Je n’ai pas plus de preuves à apporter que Guy Millière. Mais je n’ai pas non plus écrit que l’université française était au travail, ni que nous avions le meilleur système, ni que tout était pour le mieux dans le meilleur des mondes possibles. Donc, j’ergotais effectivement, à l’instar de Guy Millière.

D’où viendraient les capitaux si ce n’étaient des entreprises ? Harvard, université américaine privée est certes en majorité financée par les dons de ses anciens étudiants, comme par ses placements, mais la mentalité française est différente de la mentalité américaine. Je vois mal d’anciens étudiants français consacrer une partie de leur fortune à leur université. Donc, en France, privatisation rimerait avec soumission aux entreprises. Or une entreprise vise la valeur ajoutée, si possible à court et moyen terme. Rien de plus normal, ce n’est pas critiquable. Je vois mal des entreprises financer la physique quantique si elles ne peuvent disposer d’applications technologiques à valoriser à court terme.

Je répète qu’historiquement et fondamentalement, l’enseignement français est humaniste (savoir pour savoir), par opposition à l’enseignement anglo-saxon qui est utilitariste (savoir pour faire).

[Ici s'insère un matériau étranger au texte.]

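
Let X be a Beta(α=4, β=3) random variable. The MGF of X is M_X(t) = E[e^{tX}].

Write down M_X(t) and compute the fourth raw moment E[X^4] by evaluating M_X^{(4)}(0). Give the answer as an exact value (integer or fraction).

E[X^4] = D^4[M](0) = 1/6

M_X(t) = ₁F₁(4; 7; t)
D^4[M](t) = ₁F₁(8; 11; t)/6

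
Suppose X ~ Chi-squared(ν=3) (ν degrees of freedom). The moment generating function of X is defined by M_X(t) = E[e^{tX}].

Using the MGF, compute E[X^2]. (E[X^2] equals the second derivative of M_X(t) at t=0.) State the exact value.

E[X^2] = M^(2)(0) = 15

M_X(t) = (1 - 2*t)^(-3/2)
M^(2)(t) = -15/(8*t^3*√(1 - 2*t) - 12*t^2*√(1 - 2*t) + 6*t*√(1 - 2*t) - √(1 - 2*t))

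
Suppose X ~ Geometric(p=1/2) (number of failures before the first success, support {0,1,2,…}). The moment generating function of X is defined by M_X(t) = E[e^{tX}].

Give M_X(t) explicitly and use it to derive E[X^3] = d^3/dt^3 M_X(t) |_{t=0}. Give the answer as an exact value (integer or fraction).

E[X^3] = d^3M/dt^3 |_{t=0} = 13

M_X(t) = 1/(2*(1 - e^(t)/2))
dM/dt = e^(t)/(e^(2*t) - 4*e^(t) + 4)
d^2M/dt^2 = (-e^(2*t) - 2*e^(t))/(e^(3*t) - 6*e^(2*t) + 12*e^(t) - 8)
d^3M/dt^3 = (e^(3*t) + 8*e^(2*t) + 4*e^(t))/(e^(4*t) - 8*e^(3*t) + 24*e^(2*t) - 32*e^(t) + 16)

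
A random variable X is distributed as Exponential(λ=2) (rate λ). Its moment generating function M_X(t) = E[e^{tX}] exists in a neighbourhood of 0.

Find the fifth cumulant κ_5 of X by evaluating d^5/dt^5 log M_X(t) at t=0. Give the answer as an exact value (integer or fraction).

κ_5 = d^5K/dt^5 |_{t=0} = 3/4

M_X(t) = 2/(2 - t)
K_X(t) = log M_X(t) = -log(2 - t) + log(2)
dK/dt = -1/(t - 2)
d^2K/dt^2 = 1/(t^2 - 4*t + 4)
d^3K/dt^3 = -2/(t^3 - 6*t^2 + 12*t - 8)
d^4K/dt^4 = 6/(t^4 - 8*t^3 + 24*t^2 - 32*t + 16)
d^5K/dt^5 = -24/(t^5 - 10*t^4 + 40*t^3 - 80*t^2 + 80*t - 32)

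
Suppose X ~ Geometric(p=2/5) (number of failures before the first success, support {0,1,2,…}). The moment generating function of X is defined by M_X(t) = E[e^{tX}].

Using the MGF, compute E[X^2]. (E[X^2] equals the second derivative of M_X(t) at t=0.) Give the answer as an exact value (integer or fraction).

M_X(t) = 2/(5*(1 - 3*e^(t)/5))
M^(2)(t) = (-18*e^(2*t) - 30*e^(t))/(27*e^(3*t) - 135*e^(2*t) + 225*e^(t) - 125)

E[X^2] = M^(2)(0) = 6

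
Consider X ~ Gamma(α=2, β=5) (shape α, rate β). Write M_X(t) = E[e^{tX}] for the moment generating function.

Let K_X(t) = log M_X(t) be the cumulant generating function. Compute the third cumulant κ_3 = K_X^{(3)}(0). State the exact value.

κ_3 = K′′′(0) = 4/125

M_X(t) = 25/(5 - t)^2
K_X(t) = log M_X(t) = -2*log(5 - t) + 2*log(5)
K′(t) = -2/(t - 5)
K′′(t) = 2/(t^2 - 10*t + 25)
K′′′(t) = -4/(t^3 - 15*t^2 + 75*t - 125)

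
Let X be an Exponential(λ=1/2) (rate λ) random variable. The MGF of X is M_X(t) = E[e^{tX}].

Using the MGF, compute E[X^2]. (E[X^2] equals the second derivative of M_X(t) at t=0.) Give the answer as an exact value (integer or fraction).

E[X^2] = M^(2)(0) = 8

M_X(t) = 1/(2*(1/2 - t))
M^(2)(t) = -8/(8*t^3 - 12*t^2 + 6*t - 1)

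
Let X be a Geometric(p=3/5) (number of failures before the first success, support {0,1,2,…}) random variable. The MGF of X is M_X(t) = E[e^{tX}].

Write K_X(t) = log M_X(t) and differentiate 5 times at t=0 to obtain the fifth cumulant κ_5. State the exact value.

κ_5 = d^5K/dt^5 |_{t=0} = 3010/81

M_X(t) = 3/(5*(1 - 2*e^(t)/5))
K_X(t) = log M_X(t) = -log(1 - 2*e^(t)/5) - log(5) + log(3)
dK/dt = -2*e^(t)/(2*e^(t) - 5)
d^2K/dt^2 = 10*e^(t)/(4*e^(2*t) - 20*e^(t) + 25)
d^3K/dt^3 = (-20*e^(2*t) - 50*e^(t))/(8*e^(3*t) - 60*e^(2*t) + 150*e^(t) - 125)
d^4K/dt^4 = (40*e^(3*t) + 400*e^(2*t) + 250*e^(t))/(16*e^(4*t) - 160*e^(3*t) + 600*e^(2*t) - 1000*e^(t) + 625)
d^5K/dt^5 = (-80*e^(4*t) - 2200*e^(3*t) - 5500*e^(2*t) - 1250*e^(t))/(32*e^(5*t) - 400*e^(4*t) + 2000*e^(3*t) - 5000*e^(2*t) + 6250*e^(t) - 3125)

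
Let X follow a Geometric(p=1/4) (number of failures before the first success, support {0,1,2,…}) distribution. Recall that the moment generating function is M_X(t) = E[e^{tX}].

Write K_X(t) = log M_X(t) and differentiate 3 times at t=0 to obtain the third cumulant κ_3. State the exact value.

κ_3 = d^3K/dt^3 |_{t=0} = 84

M_X(t) = 1/(4*(1 - 3*e^(t)/4))
K_X(t) = log M_X(t) = -log(1 - 3*e^(t)/4) - 2*log(2)
dK/dt = -3*e^(t)/(3*e^(t) - 4)
d^2K/dt^2 = 12*e^(t)/(9*e^(2*t) - 24*e^(t) + 16)
d^3K/dt^3 = (-36*e^(2*t) - 48*e^(t))/(27*e^(3*t) - 108*e^(2*t) + 144*e^(t) - 64)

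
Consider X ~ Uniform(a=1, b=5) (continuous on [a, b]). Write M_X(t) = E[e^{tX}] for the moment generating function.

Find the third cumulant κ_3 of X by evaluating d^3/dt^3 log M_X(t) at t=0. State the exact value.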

Aucun système n’est meilleur que l’autre, ils ont tous des avantages et des inconvénients. Les évaluations internationales dont je ne cesse de critiquer la méthodologie mettent pourtant en avant le fait que les élèves et étudiants français réussissent mieux les tâches complexes que leurs homologues. Ils ont une capacité d’abstraction généralement plus importante. Cela s’est vu notamment à Singapour où des groupes d’étudiants français en école d’ingénieur ont d’abord été stupéfaits de constater que les singapouriens avaient fait en 6 mois ce qu’eux avaient fait en 2 ans. Mais les Français se sont ensuite rassurés lorsqu’ils se sont aperçus que si eux pouvaient expliquer l’origine de leur savoir et produire un savoir nouveau, les étudiants singapouriens en école d’ingé n’étaient capables que d’appliquer à ce stade. L’extrapolation vient après.

Je dirige des entreprises et je travaille pour des entreprises, et j’aime les entreprises. Elles n’incarnent pas le mal. Sauf les multinationales, car ces dernières biaisent l’économie de marché en raison de leur position dominante ; comme le font les Etats d’ailleurs.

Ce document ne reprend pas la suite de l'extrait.